Does your organisation’s digital leadership (DL) mean you are leading digitally?
DL as a concept is used when we want to establish how organisations leverage technology in order to have competitive advantage. It also describes how people in organisations deploy technology to support or optimise processes, transform organisational culture, or innovate new ways of working. This means achieving a business-IT strategic alignment, rather than IT being a separate entity in the organisation. Even more, an organisation can use DL for bragging rights if it becomes the first to take advantage of some new technology to steer its industry in a particular direction. An example would be Uber taking advantage of technological algorithms to change how we travel.
In effect, DL points to the use of technology as a means to an end
The technology is often an important factor in the process but the human is the key driver. In other words, there is no DL without the human. Here the human must demonstrate how they can take advantage of the technology to achieve what they desire.
Whereas Leading Digitally requires a change of approach
Leading digitally is often (wrongly) approached in much the same way as DL. This prevents us from seeing the finer details of how humans in an organisation actually practice leadership with their ubiquitous technologies. To lead digitally means to consider the technologies in the organisation as partners in leadership practice and apply e-skills strategically. In so doing, managers deploy skills that engage other managers and employees, as well as technology in order to influence one another.
Unfortunately, these skills are often thought to be the same leadership skills that anyone needs in situations where technology is absent. The consequence is that we superimpose what works in the ‘non-digital’ context onto the digital space and hope to achieve the same results. This produces leadership failure. For example, a leader who regularly inspires employees with a Monday morning briefing might decide to do same in an email or on social media or the organisation’s Intranet and so on. This leader might consider himself/herself to be leading digitally by such an approach when in reality, leading digitally is something more.

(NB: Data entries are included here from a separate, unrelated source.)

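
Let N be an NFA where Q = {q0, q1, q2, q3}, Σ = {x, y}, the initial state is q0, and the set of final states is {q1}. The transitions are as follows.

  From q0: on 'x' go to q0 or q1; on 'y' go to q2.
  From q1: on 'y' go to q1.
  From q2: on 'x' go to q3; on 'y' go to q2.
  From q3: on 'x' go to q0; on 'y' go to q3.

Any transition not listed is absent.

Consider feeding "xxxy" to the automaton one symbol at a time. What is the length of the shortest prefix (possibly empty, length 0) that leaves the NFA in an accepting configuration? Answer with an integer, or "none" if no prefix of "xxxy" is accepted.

1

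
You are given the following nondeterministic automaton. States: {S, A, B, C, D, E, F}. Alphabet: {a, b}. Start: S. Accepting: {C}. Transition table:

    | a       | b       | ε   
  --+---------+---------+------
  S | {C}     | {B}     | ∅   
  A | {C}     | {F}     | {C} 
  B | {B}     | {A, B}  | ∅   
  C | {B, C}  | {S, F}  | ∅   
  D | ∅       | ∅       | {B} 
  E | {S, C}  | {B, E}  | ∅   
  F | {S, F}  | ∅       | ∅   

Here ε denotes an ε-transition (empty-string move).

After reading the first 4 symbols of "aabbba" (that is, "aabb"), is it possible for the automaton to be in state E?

No

Start in {S}.
Read 'a': S→{C}; now {C}.
Read 'a': C→{B, C}; now {B, C}.
Read 'b': B→{A, B}, C→{S, F}; union {S, A, B, F}; ε-closure = {S, A, B, C, F}.
Read 'b': S→{B}, A→{F}, B→{A, B}, C→{S, F}, F→∅; union {S, A, B, F}; ε-closure = {S, A, B, C, F}.
State E is not in {S, A, B, C, F}.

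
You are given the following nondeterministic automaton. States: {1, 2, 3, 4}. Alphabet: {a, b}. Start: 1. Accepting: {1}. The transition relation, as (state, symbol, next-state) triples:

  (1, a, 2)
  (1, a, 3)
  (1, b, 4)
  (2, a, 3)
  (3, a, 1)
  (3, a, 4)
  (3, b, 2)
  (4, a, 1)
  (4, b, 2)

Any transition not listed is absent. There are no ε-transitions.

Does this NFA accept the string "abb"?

No

Start in {1}.
Read 'a': 1→{2, 3}; now {2, 3}.
Read 'b': 2→∅, 3→{2}; now {2}.
Read 'b': 2→∅; now ∅.
The final set ∅ contains no accepting state.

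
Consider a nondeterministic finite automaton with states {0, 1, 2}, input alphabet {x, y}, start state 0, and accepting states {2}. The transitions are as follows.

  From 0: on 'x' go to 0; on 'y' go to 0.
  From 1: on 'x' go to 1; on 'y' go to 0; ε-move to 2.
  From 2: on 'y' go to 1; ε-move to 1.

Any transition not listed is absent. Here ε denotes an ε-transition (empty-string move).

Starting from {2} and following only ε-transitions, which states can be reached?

{1, 2}

Begin with {2}.
ε-move 2 → 1; add 1.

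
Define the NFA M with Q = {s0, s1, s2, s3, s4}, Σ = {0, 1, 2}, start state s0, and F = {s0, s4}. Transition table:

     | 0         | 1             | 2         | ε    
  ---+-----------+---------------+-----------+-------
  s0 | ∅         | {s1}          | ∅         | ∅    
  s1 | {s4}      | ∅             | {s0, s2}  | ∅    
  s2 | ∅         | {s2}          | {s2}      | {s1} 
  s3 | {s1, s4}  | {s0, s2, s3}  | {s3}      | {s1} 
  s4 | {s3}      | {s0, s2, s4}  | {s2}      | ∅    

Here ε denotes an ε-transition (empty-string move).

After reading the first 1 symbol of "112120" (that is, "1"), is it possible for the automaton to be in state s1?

Yes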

To lead digitally is to show leadership presence in the digital space –
– and not use the digital sphere merely as a repository to ‘dump’ information onto employees or others we seek to influence. In practice, managers can still e-motivate, e-inspire, e-delegate, e-lead (or rather, co-lead) in the digital space as part of their “e”-skills. To lead digitally is also to understand and use the ever-evolving culture of the digital space as a medium through which one influences others. Your organisation’s involvement in digital leadership does not necessarily mean you are leading digitally. Leading digitally means being open and receptive both to technology and to all other humans involved in the leadership relationship. It is not a means to an end; it is itself a relationship to nurture.